Remembering Pearl Harbor

Published 7:52 pm Thursday, December 6, 2018

Looking back across time, there are certain events that undoubtedly changed the course of human history. Seventy-seven years ago today, one such event changed the trajectory of United States history and altered the lives of millions of American military personnel and civilians.

On one wall in the offices of the Washington Daily News, enlarged facsimiles of front pages remind us significant moments of 21st century history: the armistice that ended World War I, the advent of the atom bomb, the assassinations of JFK and MLK and the tragedies of 9/11. Among these front pages, one in particular bears special significance today — the one dated Dec. 8, 1941, the day after the one that will “forever live in infamy.”

On Dec. 7, 1941, the United States of America was “suddenly and deliberately” attacked at Pearl Harbor by the Imperial Japanese Navy. Among the men and women stationed at Pearl Harbor on that fateful day were Beaufort County natives.

From Pinetown, Thomas Windley’s ship the USS Honolulu, was among the vessels attacked by the Japanese. While the Honolulu suffered hull damage, Windley survived the attack and would eventually come home to Beaufort County. Although he died in 2008, Windley’s family continues to honor his memory every year during the Fourth of July.

Another Beaufort County sailor, 20-year-old Howard David Hodges, was also at Pearl Harbor that day aboard the USS West Virginia. When his vessel was struck by a torpedo, Hodges and his shipmates were lost.

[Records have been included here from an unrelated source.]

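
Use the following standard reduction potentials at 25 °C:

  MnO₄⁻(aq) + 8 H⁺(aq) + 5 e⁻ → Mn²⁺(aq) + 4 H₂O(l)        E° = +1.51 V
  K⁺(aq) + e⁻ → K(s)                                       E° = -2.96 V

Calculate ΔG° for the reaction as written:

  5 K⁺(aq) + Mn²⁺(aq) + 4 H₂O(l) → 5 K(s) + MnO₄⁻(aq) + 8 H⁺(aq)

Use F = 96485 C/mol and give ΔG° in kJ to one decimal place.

As written, K⁺/K is reduced (cathode) and MnO₄⁻/Mn²⁺ is oxidised (anode), so E°cell = (-2.96) − (+1.51) = -4.47 V.
Balancing electrons gives n = 5.
ΔG° = −nFE° = −(5)(96485)(-4.47) = 2,156,440 J = +2156.4 kJ.

+2156.4 kJ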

The events of that day awoke a slumbering giant. Abandoning the policy of neutrality that had defined the American position on the war, the United States Congress formally declared war on Japan, and shortly after the entirety of the Axis powers.

The entry of the United States into World War II impacted the lives of almost every American in one way or another. Whether joining up and serving abroad, planting victory gardens and going to work at home, rationing or collecting scrap metal for the war effort, men, women and children alike banded together to help Uncle Sam.

When the war ended, the impacts and consequences were plentiful. Among these was a period of unparalleled economic prosperity. Returning veterans pursued higher education through the G.I. Bill. New ideas on race and equality came into focus, building to a crescendo in the 1960s.

The impact of World War II on American society could fill many volumes. Had America not entered the war, the possibilities might have been dire for our country and the rest of the world. Today, let us remember where and when it all started.